Rishi’s first record was created in 1990, when he, along with two friends, rode a Kinetic Honda scooter non-stop for 1,001 hours. He informs, “I had read that someone had attempted the longest non-stop scooter ride for 160 hours. My aim was to overtake that. But some months later the record was set for 360 hours and then for 560 hours. I realized, I had to think way ahead and began my preparations.”

It meant he could not stop to refuel, eat or go to the toilet. Rishi was then working as manager at an auto spare parts store and his experience came in handy. “I roped in two friends and we re-designed the scooter by attaching a sidecar to it, to accommodate two people. This was done so that we could continue our ride on rotation basis.”

Rishi and his friends rode non-stop for 42 days and equal number of nights on a circular track in Pune, covering 30,965 kms. “Each one of us would ride the scooter for two hours and when it was time for the next rider to hop on, the scooter would be slowed down. The record still stands unbroken,” he boasts.

Formerly known as Har Prakash Rishi, he changed his name to Guinness Rishi after the first record, As he put in: “Everyone began calling me by that name and it sounded nice and different.”

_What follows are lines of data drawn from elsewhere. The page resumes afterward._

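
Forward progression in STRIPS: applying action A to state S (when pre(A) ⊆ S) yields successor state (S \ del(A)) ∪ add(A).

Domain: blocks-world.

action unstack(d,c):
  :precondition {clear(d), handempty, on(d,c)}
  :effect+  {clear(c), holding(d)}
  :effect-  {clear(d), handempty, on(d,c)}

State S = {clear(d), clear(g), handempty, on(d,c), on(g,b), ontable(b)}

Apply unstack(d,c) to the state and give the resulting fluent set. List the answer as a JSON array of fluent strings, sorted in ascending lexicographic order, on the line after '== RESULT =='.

Compute (S \ del) ∪ add:
  pre ⊆ S: {clear(d), handempty, on(d,c)} ⊆ S  — applicable
  S \ del = {clear(g), on(g,b), ontable(b)}
  ∪ add   = {clear(c), clear(g), holding(d), on(g,b), ontable(b)}

== RESULT ==
["clear(c)", "clear(g)", "holding(d)", "on(g,b)", "ontable(b)"]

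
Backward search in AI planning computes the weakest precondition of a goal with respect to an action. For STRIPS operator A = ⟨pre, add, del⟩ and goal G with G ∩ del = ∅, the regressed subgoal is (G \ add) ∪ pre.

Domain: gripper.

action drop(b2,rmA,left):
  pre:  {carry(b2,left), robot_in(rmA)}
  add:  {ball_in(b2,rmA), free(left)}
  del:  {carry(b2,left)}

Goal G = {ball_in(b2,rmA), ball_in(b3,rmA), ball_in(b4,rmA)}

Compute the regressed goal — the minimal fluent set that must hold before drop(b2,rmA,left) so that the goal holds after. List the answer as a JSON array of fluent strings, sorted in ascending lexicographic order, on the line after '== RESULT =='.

Compute (G \ add) ∪ pre:
  G ∩ del = {}  (empty — regression defined)
  G \ add = {ball_in(b2,rmA), ball_in(b3,rmA), ball_in(b4,rmA)} \ {ball_in(b2,rmA), free(left)} = {ball_in(b3,rmA), ball_in(b4,rmA)}
  ∪ pre   = {ball_in(b3,rmA), ball_in(b4,rmA)} ∪ {carry(b2,left), robot_in(rmA)}
          = {ball_in(b3,rmA), ball_in(b4,rmA), carry(b2,left), robot_in(rmA)}

== RESULT ==
["ball_in(b3,rmA)", "ball_in(b4,rmA)", "carry(b2,left)", "robot_in(rmA)"]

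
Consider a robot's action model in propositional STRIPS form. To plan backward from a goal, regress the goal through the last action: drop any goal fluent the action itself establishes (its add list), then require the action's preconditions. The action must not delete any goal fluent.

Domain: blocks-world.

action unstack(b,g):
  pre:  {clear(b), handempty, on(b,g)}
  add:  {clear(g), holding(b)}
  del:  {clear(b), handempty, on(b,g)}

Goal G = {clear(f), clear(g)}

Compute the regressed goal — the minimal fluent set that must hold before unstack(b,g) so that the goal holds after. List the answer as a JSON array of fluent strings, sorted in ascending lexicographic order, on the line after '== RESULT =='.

Regress:
  G ∩ del = {}  (empty — regression defined)
  G \ add = {clear(f), clear(g)} \ {clear(g), holding(b)} = {clear(f)}
  ∪ pre   = {clear(f)} ∪ {clear(b), handempty, on(b,g)}
          = {clear(b), clear(f), handempty, on(b,g)}

== RESULT ==
["clear(b)", "clear(f)", "handempty", "on(b,g)"]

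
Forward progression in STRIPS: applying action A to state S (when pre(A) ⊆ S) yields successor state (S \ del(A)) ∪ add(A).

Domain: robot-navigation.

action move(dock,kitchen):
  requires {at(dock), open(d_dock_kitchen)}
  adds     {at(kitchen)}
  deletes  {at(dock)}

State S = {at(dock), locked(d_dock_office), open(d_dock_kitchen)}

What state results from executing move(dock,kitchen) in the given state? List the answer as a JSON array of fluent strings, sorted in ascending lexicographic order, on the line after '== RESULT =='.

Progress:
  pre ⊆ S: {at(dock), open(d_dock_kitchen)} ⊆ S  — applicable
  S \ del = {locked(d_dock_office), open(d_dock_kitchen)}
  ∪ add   = {at(kitchen), locked(d_dock_office), open(d_dock_kitchen)}

== RESULT ==
["at(kitchen)", "locked(d_dock_office)", "open(d_dock_kitchen)"]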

His obsession with tattoos began in 2009, when Rishi got the national flags of some countries tattooed on his forehead. There was no looking back hence. Rishi began getting noticed wherever he went and the limelight got him addicted. The result is: 399 permanent tattoos, including 199 national flags, 185 maps and 2,985 characters stating, ‘Let Us Unite Against Terrorism’ in English, Hindi, Urdu, Arabic, German, Russian and Hebrew written all over his body.

“None of the flag is tattooed below the waist,” he clears. “That is out of respect for all nations,” he adds. But what does he get out of it? “It epitomizes my dream of a borderless world. Whenever I go abroad, children try to find their country’s flag on my body. At times, I have to take off my shirt to let them have a good look at my body,” he says.

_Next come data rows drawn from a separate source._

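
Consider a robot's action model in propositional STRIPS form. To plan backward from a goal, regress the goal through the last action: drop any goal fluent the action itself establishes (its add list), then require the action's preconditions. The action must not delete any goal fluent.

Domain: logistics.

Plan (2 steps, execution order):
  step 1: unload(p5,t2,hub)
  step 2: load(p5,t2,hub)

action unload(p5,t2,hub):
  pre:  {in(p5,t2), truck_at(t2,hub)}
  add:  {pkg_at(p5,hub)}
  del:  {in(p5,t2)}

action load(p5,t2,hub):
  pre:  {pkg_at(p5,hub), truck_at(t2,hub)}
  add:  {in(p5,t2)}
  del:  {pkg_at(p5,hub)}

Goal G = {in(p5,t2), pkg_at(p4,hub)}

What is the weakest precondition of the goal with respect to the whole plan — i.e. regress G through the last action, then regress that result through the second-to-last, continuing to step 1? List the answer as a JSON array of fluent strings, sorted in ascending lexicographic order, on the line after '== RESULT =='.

Work backward from the goal:
  through step 2 (load(p5,t2,hub)): drop {in(p5,t2)}, keep {pkg_at(p4,hub)}, require {pkg_at(p5,hub), truck_at(t2,hub)}
    → {pkg_at(p4,hub), pkg_at(p5,hub), truck_at(t2,hub)}
  through step 1 (unload(p5,t2,hub)): drop {pkg_at(p5,hub)}, keep {pkg_at(p4,hub), truck_at(t2,hub)}, require {in(p5,t2), truck_at(t2,hub)}
    → {in(p5,t2), pkg_at(p4,hub), truck_at(t2,hub)}

== RESULT ==
["in(p5,t2)", "pkg_at(p4,hub)", "truck_at(t2,hub)"]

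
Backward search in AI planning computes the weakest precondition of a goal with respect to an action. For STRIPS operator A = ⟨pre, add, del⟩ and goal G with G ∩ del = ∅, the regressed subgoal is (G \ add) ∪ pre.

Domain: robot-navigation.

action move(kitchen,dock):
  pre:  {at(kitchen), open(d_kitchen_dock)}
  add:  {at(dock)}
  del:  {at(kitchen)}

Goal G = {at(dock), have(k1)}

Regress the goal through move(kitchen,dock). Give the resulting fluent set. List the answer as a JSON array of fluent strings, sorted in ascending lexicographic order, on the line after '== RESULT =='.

Regress:
  G ∩ del = {}  (empty — regression defined)
  G \ add = {at(dock), have(k1)} \ {at(dock)} = {have(k1)}
  ∪ pre   = {have(k1)} ∪ {at(kitchen), open(d_kitchen_dock)}
          = {at(kitchen), have(k1), open(d_kitchen_dock)}

== RESULT ==
["at(kitchen)", "have(k1)", "open(d_kitchen_dock)"]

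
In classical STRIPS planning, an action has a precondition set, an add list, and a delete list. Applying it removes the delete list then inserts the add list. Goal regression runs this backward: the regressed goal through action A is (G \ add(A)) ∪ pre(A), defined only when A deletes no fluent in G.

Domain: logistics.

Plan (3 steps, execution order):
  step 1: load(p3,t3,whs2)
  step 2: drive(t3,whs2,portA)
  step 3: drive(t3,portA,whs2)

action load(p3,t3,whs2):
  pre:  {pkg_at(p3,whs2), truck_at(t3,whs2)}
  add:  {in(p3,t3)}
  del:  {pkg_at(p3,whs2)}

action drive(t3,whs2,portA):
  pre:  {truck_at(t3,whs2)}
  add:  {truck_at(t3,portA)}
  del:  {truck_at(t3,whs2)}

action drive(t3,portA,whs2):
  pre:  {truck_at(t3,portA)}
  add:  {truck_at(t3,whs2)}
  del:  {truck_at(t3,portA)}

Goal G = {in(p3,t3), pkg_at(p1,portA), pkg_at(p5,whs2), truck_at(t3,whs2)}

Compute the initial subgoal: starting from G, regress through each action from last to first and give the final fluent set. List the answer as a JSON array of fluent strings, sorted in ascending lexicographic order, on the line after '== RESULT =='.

Work backward from the goal:
  through step 3 (drive(t3,portA,whs2)): drop {truck_at(t3,whs2)}, keep {in(p3,t3), pkg_at(p1,portA), pkg_at(p5,whs2)}, require {truck_at(t3,portA)}
    → {in(p3,t3), pkg_at(p1,portA), pkg_at(p5,whs2), truck_at(t3,portA)}
  through step 2 (drive(t3,whs2,portA)): drop {truck_at(t3,portA)}, keep {in(p3,t3), pkg_at(p1,portA), pkg_at(p5,whs2)}, require {truck_at(t3,whs2)}
    → {in(p3,t3), pkg_at(p1,portA), pkg_at(p5,whs2), truck_at(t3,whs2)}
  through step 1 (load(p3,t3,whs2)): drop {in(p3,t3)}, keep {pkg_at(p1,portA), pkg_at(p5,whs2), truck_at(t3,whs2)}, require {pkg_at(p3,whs2), truck_at(t3,whs2)}
    → {pkg_at(p1,portA), pkg_at(p3,whs2), pkg_at(p5,whs2), truck_at(t3,whs2)}

== RESULT ==
["pkg_at(p1,portA)", "pkg_at(p3,whs2)", "pkg_at(p5,whs2)", "truck_at(t3,whs2)"]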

Rishi may be a well-sought-after man in some countries, but in India, he lives in an obscure place. His house in north-west Delhi’s Dheerpur locality in Nirankari Colony is up a steep flight of narrow stairs. The main room is crammed with dusty magazines, newspapers, trophies and other paraphernalia – all lying in a haphazard manner. The wall of another room is full of framed records certificates.

Though Rishi is not afraid of getting new tattoos etched every now and then, as local anesthesia is administered before drawing it, he has to protect them from exposure to sun, as excessive sun can cause them to fade.

Apart from Guinness Records, he has also entered the Limca Book of Records for penning the longest ‘Will’ running into 489 pages and the shortest ‘Will’ is that of his wife. It reads: ‘All to son.’

Among some of the bizarre records Rishi has created is stuffing 496 straws in his mouth, for which he got all his teeth extracted. He confesses, “It was the most difficult record to make. But then some of my teeth had cavities, so I got rid of them.”

Other weird records include: hand-delivering a pizza over the longest distance – from New Delhi airport to London and Washington and finally reaching the Ripley’s Believe It or Not museum in San Francisco. “I have also created a record for drinking a bottle of ketchup in 39 seconds, although I hate ketchup!” he says.